Olverembatinib is already approved in China, where it’s the first marketed third-generation BCR-ABL1 inhibitor and the only drug cleared to treat CML patients with T315I mutations. More specifically, it’s approved for patients with TKI-resistant chronic-phase CML or accelerated-phase CML who have the T315I mutation.

Outside of China, the med holds an FDA fast-track designation and an orphan drug designation from the European Medicines Agency.

TKIs have already greatly impacted CML treatment ever since Novartis’ Gleevac, the first approved TKI, turned a “once fatal diagnosis into a manageable condition,” according to the Leukemia and Lymphoma society. Still, there remains an unmet need for patients whose disease is resistant or refractory to those therapies or who develop difficult-to-treat mutations stemming from the treatments, Takeda said.

“Takeda has a long history of driving important treatment advances for patients, particularly those with hematological cancers facing treatment gaps,” president of Takeda’s global oncology business unit, Teresa Bitetti, noted in the release. Takeda is “highly encouraged” by the “promising results” olverembatinib has shown to date and is excited for the opportunity to potentially further develop and market the med, she added.

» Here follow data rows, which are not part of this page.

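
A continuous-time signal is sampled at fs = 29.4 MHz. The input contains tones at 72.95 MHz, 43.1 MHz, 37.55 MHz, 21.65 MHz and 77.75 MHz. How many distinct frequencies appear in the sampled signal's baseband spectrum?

5

fs/2 = 14.7 MHz.
72.95 MHz mod fs = 14.15 MHz.
14.15 MHz ≤ fs/2 = 14.7 MHz, appears at 14.15 MHz.
43.1 MHz mod fs = 13.7 MHz.
13.7 MHz ≤ fs/2 = 14.7 MHz, appears at 13.7 MHz.
37.55 MHz mod fs = 8.15 MHz.
8.15 MHz ≤ fs/2 = 14.7 MHz, appears at 8.15 MHz.
21.65 MHz > fs/2 = 14.7 MHz, folds to fs − 21.65 MHz = 7.75 MHz.
77.75 MHz mod fs = 18.95 MHz.
18.95 MHz > fs/2 = 14.7 MHz, folds to fs − 18.95 MHz = 10.45 MHz.
Distinct values: {7.75 MHz, 8.15 MHz, 10.45 MHz, 13.7 MHz, 14.15 MHz} → 5.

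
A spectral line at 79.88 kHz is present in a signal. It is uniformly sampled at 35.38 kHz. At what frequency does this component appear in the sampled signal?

79.88 kHz mod fs = 9.12 kHz.
9.12 kHz ≤ fs/2 = 17.69 kHz, appears at 9.12 kHz.

9.12 kHz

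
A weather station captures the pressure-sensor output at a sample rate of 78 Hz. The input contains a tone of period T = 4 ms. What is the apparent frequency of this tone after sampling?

T = 4 ms → f = 1/T = 250 Hz.
250 Hz mod fs = 16 Hz.
16 Hz ≤ fs/2 = 39 Hz, appears at 16 Hz.

16 Hz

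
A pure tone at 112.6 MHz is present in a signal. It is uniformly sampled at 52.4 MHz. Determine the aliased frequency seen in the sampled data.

112.6 MHz mod fs = 7.8 MHz.
7.8 MHz ≤ fs/2 = 26.2 MHz, appears at 7.8 MHz.

7.8 MHz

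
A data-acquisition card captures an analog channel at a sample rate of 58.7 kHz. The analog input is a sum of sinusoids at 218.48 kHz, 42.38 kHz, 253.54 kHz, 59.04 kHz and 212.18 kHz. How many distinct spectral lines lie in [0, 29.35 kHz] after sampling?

fs/2 = 29.35 kHz.
218.48 kHz mod fs = 42.38 kHz.
42.38 kHz > fs/2 = 29.35 kHz, folds to fs − 42.38 kHz = 16.32 kHz.
42.38 kHz > fs/2 = 29.35 kHz, folds to fs − 42.38 kHz = 16.32 kHz.
253.54 kHz mod fs = 18.74 kHz.
18.74 kHz ≤ fs/2 = 29.35 kHz, appears at 18.74 kHz.
59.04 kHz mod fs = 0.34 kHz.
0.34 kHz ≤ fs/2 = 29.35 kHz, appears at 0.34 kHz.
212.18 kHz mod fs = 36.08 kHz.
36.08 kHz > fs/2 = 29.35 kHz, folds to fs − 36.08 kHz = 22.62 kHz.
Distinct values: {0.34 kHz, 16.32 kHz, 18.74 kHz, 22.62 kHz} → 4.

4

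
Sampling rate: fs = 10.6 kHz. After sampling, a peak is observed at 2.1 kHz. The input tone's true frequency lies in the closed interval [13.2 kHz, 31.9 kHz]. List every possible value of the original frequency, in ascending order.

19.1 kHz, 23.3 kHz, 29.7 kHz

Frequencies that alias to 2.1 kHz are k·fs ± 2.1 kHz for integer k ≥ 0.
k=0: 2.1 kHz.
k=1: 8.5 kHz, 12.7 kHz.
k=2: 19.1 kHz, 23.3 kHz.
k=3: 29.7 kHz, 33.9 kHz.
k=4: 40.3 kHz, 44.5 kHz.
Within [13.2 kHz, 31.9 kHz]: 19.1 kHz, 23.3 kHz, 29.7 kHz.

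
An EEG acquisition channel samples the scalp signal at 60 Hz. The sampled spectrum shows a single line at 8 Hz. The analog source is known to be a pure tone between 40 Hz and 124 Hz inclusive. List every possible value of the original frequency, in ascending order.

Frequencies that alias to 8 Hz are k·fs ± 8 Hz for integer k ≥ 0.
k=0: 8 Hz.
k=1: 52 Hz, 68 Hz.
k=2: 112 Hz, 128 Hz.
k=3: 172 Hz, 188 Hz.
Within [40 Hz, 124 Hz]: 52 Hz, 68 Hz, 112 Hz.

52 Hz, 68 Hz, 112 Hz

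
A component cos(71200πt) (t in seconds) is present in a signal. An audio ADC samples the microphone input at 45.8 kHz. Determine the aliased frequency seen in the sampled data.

ω = 71200π rad/s → f = ω/(2π) = 35600 Hz = 35.6 kHz.
35.6 kHz > fs/2 = 22.9 kHz, folds to fs − 35.6 kHz = 10.2 kHz.

10.2 kHz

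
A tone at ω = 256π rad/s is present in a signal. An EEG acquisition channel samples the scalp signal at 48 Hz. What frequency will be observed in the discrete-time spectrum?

16 Hz

ω = 256π rad/s → f = ω/(2π) = 128 Hz.
128 Hz mod fs = 32 Hz.
32 Hz > fs/2 = 24 Hz, folds to fs − 32 Hz = 16 Hz.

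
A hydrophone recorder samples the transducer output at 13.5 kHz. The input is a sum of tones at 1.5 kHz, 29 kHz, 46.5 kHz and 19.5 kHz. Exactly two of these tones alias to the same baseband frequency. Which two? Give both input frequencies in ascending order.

fs/2 = 6.75 kHz.
1.5 kHz ≤ fs/2 = 6.75 kHz, passes unchanged.
29 kHz mod fs = 2 kHz.
2 kHz ≤ fs/2 = 6.75 kHz, appears at 2 kHz.
46.5 kHz mod fs = 6 kHz.
6 kHz ≤ fs/2 = 6.75 kHz, appears at 6 kHz.
19.5 kHz mod fs = 6 kHz.
6 kHz ≤ fs/2 = 6.75 kHz, appears at 6 kHz.
19.5 kHz and 46.5 kHz both map to 6 kHz.

19.5 kHz, 46.5 kHz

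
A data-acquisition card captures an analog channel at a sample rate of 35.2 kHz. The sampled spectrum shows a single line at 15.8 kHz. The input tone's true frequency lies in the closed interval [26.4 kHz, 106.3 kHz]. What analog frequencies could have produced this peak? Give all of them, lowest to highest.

51 kHz, 54.6 kHz, 86.2 kHz, 89.8 kHz

Frequencies that alias to 15.8 kHz are k·fs ± 15.8 kHz for integer k ≥ 0.
k=0: 15.8 kHz.
k=1: 19.4 kHz, 51 kHz.
k=2: 54.6 kHz, 86.2 kHz.
k=3: 89.8 kHz, 121.4 kHz.
k=4: 125 kHz, 156.6 kHz.
Within [26.4 kHz, 106.3 kHz]: 51 kHz, 54.6 kHz, 86.2 kHz, 89.8 kHz.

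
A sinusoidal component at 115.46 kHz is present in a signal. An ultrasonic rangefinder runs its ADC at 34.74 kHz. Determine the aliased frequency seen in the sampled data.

115.46 kHz mod fs = 11.24 kHz.
11.24 kHz ≤ fs/2 = 17.37 kHz, appears at 11.24 kHz.

11.24 kHz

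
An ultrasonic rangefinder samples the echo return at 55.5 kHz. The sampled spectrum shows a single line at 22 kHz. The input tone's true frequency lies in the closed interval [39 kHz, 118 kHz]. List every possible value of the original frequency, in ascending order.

77.5 kHz, 89 kHz

Frequencies that alias to 22 kHz are k·fs ± 22 kHz for integer k ≥ 0.
k=0: 22 kHz.
k=1: 33.5 kHz, 77.5 kHz.
k=2: 89 kHz, 133 kHz.
k=3: 144.5 kHz, 188.5 kHz.
Within [39 kHz, 118 kHz]: 77.5 kHz, 89 kHz.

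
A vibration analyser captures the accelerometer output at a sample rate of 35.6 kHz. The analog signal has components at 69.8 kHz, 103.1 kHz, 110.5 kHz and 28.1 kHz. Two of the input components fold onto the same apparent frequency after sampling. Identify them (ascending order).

fs/2 = 17.8 kHz.
69.8 kHz mod fs = 34.2 kHz.
34.2 kHz > fs/2 = 17.8 kHz, folds to fs − 34.2 kHz = 1.4 kHz.
103.1 kHz mod fs = 31.9 kHz.
31.9 kHz > fs/2 = 17.8 kHz, folds to fs − 31.9 kHz = 3.7 kHz.
110.5 kHz mod fs = 3.7 kHz.
3.7 kHz ≤ fs/2 = 17.8 kHz, appears at 3.7 kHz.
28.1 kHz > fs/2 = 17.8 kHz, folds to fs − 28.1 kHz = 7.5 kHz.
103.1 kHz and 110.5 kHz both map to 3.7 kHz.

103.1 kHz, 110.5 kHz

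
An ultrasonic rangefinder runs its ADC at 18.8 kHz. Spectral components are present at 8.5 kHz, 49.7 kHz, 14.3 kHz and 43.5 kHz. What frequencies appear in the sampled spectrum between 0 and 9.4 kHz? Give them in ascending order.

fs/2 = 9.4 kHz.
8.5 kHz ≤ fs/2 = 9.4 kHz, passes unchanged.
49.7 kHz mod fs = 12.1 kHz.
12.1 kHz > fs/2 = 9.4 kHz, folds to fs − 12.1 kHz = 6.7 kHz.
14.3 kHz > fs/2 = 9.4 kHz, folds to fs − 14.3 kHz = 4.5 kHz.
43.5 kHz mod fs = 5.9 kHz.
5.9 kHz ≤ fs/2 = 9.4 kHz, appears at 5.9 kHz.
Distinct values: {4.5 kHz, 5.9 kHz, 6.7 kHz, 8.5 kHz}.

4.5 kHz, 5.9 kHz, 6.7 kHz, 8.5 kHz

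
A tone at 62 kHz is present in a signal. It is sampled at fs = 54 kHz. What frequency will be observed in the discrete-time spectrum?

8 kHz

62 kHz mod fs = 8 kHz.
8 kHz ≤ fs/2 = 27 kHz, appears at 8 kHz.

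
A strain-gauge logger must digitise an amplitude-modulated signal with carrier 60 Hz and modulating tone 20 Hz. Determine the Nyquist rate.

AM sidebands sit at fc ± fm = 40 Hz and 80 Hz.
Highest-frequency component: 80 Hz.
Nyquist rate = 2 × 80 Hz = 160 Hz.

160 Hz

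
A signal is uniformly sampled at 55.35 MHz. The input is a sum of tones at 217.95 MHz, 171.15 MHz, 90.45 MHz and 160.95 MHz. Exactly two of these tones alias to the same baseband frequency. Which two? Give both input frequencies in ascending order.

fs/2 = 27.675 MHz.
217.95 MHz mod fs = 51.9 MHz.
51.9 MHz > fs/2 = 27.675 MHz, folds to fs − 51.9 MHz = 3.45 MHz.
171.15 MHz mod fs = 5.1 MHz.
5.1 MHz ≤ fs/2 = 27.675 MHz, appears at 5.1 MHz.
90.45 MHz mod fs = 35.1 MHz.
35.1 MHz > fs/2 = 27.675 MHz, folds to fs − 35.1 MHz = 20.25 MHz.
160.95 MHz mod fs = 50.25 MHz.
50.25 MHz > fs/2 = 27.675 MHz, folds to fs − 50.25 MHz = 5.1 MHz.
160.95 MHz and 171.15 MHz both map to 5.1 MHz.

160.95 MHz, 171.15 MHz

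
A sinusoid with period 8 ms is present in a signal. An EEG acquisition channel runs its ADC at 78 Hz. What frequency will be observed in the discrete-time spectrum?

31 Hz

T = 8 ms → f = 1/T = 125 Hz.
125 Hz mod fs = 47 Hz.
47 Hz > fs/2 = 39 Hz, folds to fs − 47 Hz = 31 Hz.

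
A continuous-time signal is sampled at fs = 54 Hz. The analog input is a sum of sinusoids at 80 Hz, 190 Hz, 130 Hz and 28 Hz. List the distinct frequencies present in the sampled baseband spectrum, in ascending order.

22 Hz, 26 Hz

fs/2 = 27 Hz.
80 Hz mod fs = 26 Hz.
26 Hz ≤ fs/2 = 27 Hz, appears at 26 Hz.
190 Hz mod fs = 28 Hz.
28 Hz > fs/2 = 27 Hz, folds to fs − 28 Hz = 26 Hz.
130 Hz mod fs = 22 Hz.
22 Hz ≤ fs/2 = 27 Hz, appears at 22 Hz.
28 Hz > fs/2 = 27 Hz, folds to fs − 28 Hz = 26 Hz.
Distinct values: {22 Hz, 26 Hz}.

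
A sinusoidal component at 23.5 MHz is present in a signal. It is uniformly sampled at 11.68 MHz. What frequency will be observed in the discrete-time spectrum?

0.14 MHz

23.5 MHz mod fs = 0.14 MHz.
0.14 MHz ≤ fs/2 = 5.84 MHz, appears at 0.14 MHz.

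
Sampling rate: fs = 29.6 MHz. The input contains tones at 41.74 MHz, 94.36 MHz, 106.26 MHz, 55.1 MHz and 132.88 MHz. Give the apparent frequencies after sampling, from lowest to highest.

4.1 MHz, 5.56 MHz, 12.14 MHz, 14.48 MHz

fs/2 = 14.8 MHz.
41.74 MHz mod fs = 12.14 MHz.
12.14 MHz ≤ fs/2 = 14.8 MHz, appears at 12.14 MHz.
94.36 MHz mod fs = 5.56 MHz.
5.56 MHz ≤ fs/2 = 14.8 MHz, appears at 5.56 MHz.
106.26 MHz mod fs = 17.46 MHz.
17.46 MHz > fs/2 = 14.8 MHz, folds to fs − 17.46 MHz = 12.14 MHz.
55.1 MHz mod fs = 25.5 MHz.
25.5 MHz > fs/2 = 14.8 MHz, folds to fs − 25.5 MHz = 4.1 MHz.
132.88 MHz mod fs = 14.48 MHz.
14.48 MHz ≤ fs/2 = 14.8 MHz, appears at 14.48 MHz.
Distinct values: {4.1 MHz, 5.56 MHz, 12.14 MHz, 14.48 MHz}.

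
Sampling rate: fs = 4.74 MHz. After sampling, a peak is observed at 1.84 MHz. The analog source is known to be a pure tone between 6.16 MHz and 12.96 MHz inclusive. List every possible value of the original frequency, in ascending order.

Frequencies that alias to 1.84 MHz are k·fs ± 1.84 MHz for integer k ≥ 0.
k=0: 1.84 MHz.
k=1: 2.9 MHz, 6.58 MHz.
k=2: 7.64 MHz, 11.32 MHz.
k=3: 12.38 MHz, 16.06 MHz.
k=4: 17.12 MHz, 20.8 MHz.
Within [6.16 MHz, 12.96 MHz]: 6.58 MHz, 7.64 MHz, 11.32 MHz, 12.38 MHz.

6.58 MHz, 7.64 MHz, 11.32 MHz, 12.38 MHz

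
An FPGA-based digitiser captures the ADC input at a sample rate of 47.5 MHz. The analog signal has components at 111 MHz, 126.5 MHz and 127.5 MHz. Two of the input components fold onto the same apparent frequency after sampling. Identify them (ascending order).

fs/2 = 23.75 MHz.
111 MHz mod fs = 16 MHz.
16 MHz ≤ fs/2 = 23.75 MHz, appears at 16 MHz.
126.5 MHz mod fs = 31.5 MHz.
31.5 MHz > fs/2 = 23.75 MHz, folds to fs − 31.5 MHz = 16 MHz.
127.5 MHz mod fs = 32.5 MHz.
32.5 MHz > fs/2 = 23.75 MHz, folds to fs − 32.5 MHz = 15 MHz.
111 MHz and 126.5 MHz both map to 16 MHz.

111 MHz, 126.5 MHz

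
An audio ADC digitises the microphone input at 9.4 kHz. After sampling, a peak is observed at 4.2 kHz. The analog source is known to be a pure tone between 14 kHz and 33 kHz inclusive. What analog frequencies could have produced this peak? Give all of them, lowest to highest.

14.6 kHz, 23 kHz, 24 kHz, 32.4 kHz

Frequencies that alias to 4.2 kHz are k·fs ± 4.2 kHz for integer k ≥ 0.
k=0: 4.2 kHz.
k=1: 5.2 kHz, 13.6 kHz.
k=2: 14.6 kHz, 23 kHz.
k=3: 24 kHz, 32.4 kHz.
k=4: 33.4 kHz, 41.8 kHz.
Within [14 kHz, 33 kHz]: 14.6 kHz, 23 kHz, 24 kHz, 32.4 kHz.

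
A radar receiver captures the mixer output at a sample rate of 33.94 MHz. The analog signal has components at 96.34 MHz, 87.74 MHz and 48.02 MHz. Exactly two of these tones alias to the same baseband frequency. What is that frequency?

14.08 MHz

fs/2 = 16.97 MHz.
96.34 MHz mod fs = 28.46 MHz.
28.46 MHz > fs/2 = 16.97 MHz, folds to fs − 28.46 MHz = 5.48 MHz.
87.74 MHz mod fs = 19.86 MHz.
19.86 MHz > fs/2 = 16.97 MHz, folds to fs − 19.86 MHz = 14.08 MHz.
48.02 MHz mod fs = 14.08 MHz.
14.08 MHz ≤ fs/2 = 16.97 MHz, appears at 14.08 MHz.
48.02 MHz and 87.74 MHz both map to 14.08 MHz.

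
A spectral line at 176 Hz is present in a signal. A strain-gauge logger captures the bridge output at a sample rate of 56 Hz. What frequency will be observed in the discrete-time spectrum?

176 Hz mod fs = 8 Hz.
8 Hz ≤ fs/2 = 28 Hz, appears at 8 Hz.

8 Hz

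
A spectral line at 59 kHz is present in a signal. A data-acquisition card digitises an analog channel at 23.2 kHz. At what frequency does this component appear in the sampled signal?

59 kHz mod fs = 12.6 kHz.
12.6 kHz > fs/2 = 11.6 kHz, folds to fs − 12.6 kHz = 10.6 kHz.

10.6 kHz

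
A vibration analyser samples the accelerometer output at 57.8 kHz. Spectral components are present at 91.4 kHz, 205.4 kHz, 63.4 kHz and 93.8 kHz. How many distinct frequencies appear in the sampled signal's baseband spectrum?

4

fs/2 = 28.9 kHz.
91.4 kHz mod fs = 33.6 kHz.
33.6 kHz > fs/2 = 28.9 kHz, folds to fs − 33.6 kHz = 24.2 kHz.
205.4 kHz mod fs = 32 kHz.
32 kHz > fs/2 = 28.9 kHz, folds to fs − 32 kHz = 25.8 kHz.
63.4 kHz mod fs = 5.6 kHz.
5.6 kHz ≤ fs/2 = 28.9 kHz, appears at 5.6 kHz.
93.8 kHz mod fs = 36 kHz.
36 kHz > fs/2 = 28.9 kHz, folds to fs − 36 kHz = 21.8 kHz.
Distinct values: {5.6 kHz, 21.8 kHz, 24.2 kHz, 25.8 kHz} → 4.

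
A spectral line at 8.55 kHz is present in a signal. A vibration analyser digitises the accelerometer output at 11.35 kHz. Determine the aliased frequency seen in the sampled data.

2.8 kHz

8.55 kHz > fs/2 = 5.675 kHz, folds to fs − 8.55 kHz = 2.8 kHz.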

Ascentage, meanwhile, looks to “leverage the global commercial expertise” of its partner, CEO Dajun Yang, M.D., said in the release.

Olverembatinib is entering a global registrational phase 3 study coded POLARIS-2 in previously treated adult patients with chronic-phase CML with or without the T315I mutation. The trial was cleared for take-off by the FDA in February and is set to commence over the first half of this year.

Novartis, too, is looking to tackle the unmet need traditional TKIs leave. The Swiss pharma's newer Scemblix has conditional FDA approval in third-line CML treatment. Now, it's looking to move into first-line treatment after beating its predecessor Gleevac with quicker and deeper molecular response rates in a head-to-head phase 3 study.